People look at all manufacturing jobs disappearing as part of the reason the middle class is dead. Unfortunately, even if all of these jobs came back, few people want to pay $70 for a made-in-America shirt.
While you can get T-shirts made in USA for reasonable prices, there's not a great selection out there, and you might want to check to see where those American Apparel T-shirts are being made. While they were known in the past for being USA made, they heavily outsource now.:
in the 1970s or 1980s if a nice dress shirt was $10-15, then it's not entirely a different thing from $70-100 today.
it's not a question of "want to pay $70", we'll want to pay the lowest price possible for the equal goods. if the cost of shirts doubled, you might buy less of them and wear them longer. i remember my dad probably had 5 nice dress shirts, two suits and a sport coat.
i'd rather have $70 (or $100) shirts and a functioning middle class.
Because it's a job for people who aren't good at math and science can do.

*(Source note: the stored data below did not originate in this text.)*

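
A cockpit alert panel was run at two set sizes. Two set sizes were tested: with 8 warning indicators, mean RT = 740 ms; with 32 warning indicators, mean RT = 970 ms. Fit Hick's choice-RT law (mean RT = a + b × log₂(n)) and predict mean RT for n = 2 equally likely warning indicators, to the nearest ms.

RT is linear in log₂ n, so two points fix the line:
  b = (970 − 740) / (log₂ 32 − log₂ 8) = 230 / (5 − 3) = 115 ms/bit
  a = 740 − 115 × 3 = 395 ms
Then RT(2) = 395 + 115 × log₂ 2 = 395 + 115 × 1 ≈ 510.000 ms.

510 ms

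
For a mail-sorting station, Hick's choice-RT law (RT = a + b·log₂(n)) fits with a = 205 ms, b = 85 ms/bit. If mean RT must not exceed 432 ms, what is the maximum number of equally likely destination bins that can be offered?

6

85·log₂ n ≤ 432 − 205 = 227, giving log₂ n ≤ 2.6706 and n ≤ 6.367. The largest whole number is 6.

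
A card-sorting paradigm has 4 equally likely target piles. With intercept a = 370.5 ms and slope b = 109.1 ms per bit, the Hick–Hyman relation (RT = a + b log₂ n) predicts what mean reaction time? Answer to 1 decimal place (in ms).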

It's great that people can be doctors and chemists and software engineers but people who don't have those kinds of smarts to do those things, still need to have jobs. UBI ain't happening, so without jobs that don't take an advanced degree, the people without them don't have jobs. Without a job, how're you going to survive under capitalism?
Looks like the owner VF Corp is consolidating campuses and wanting Dickies to be collocated with Vans in Costa Mesa.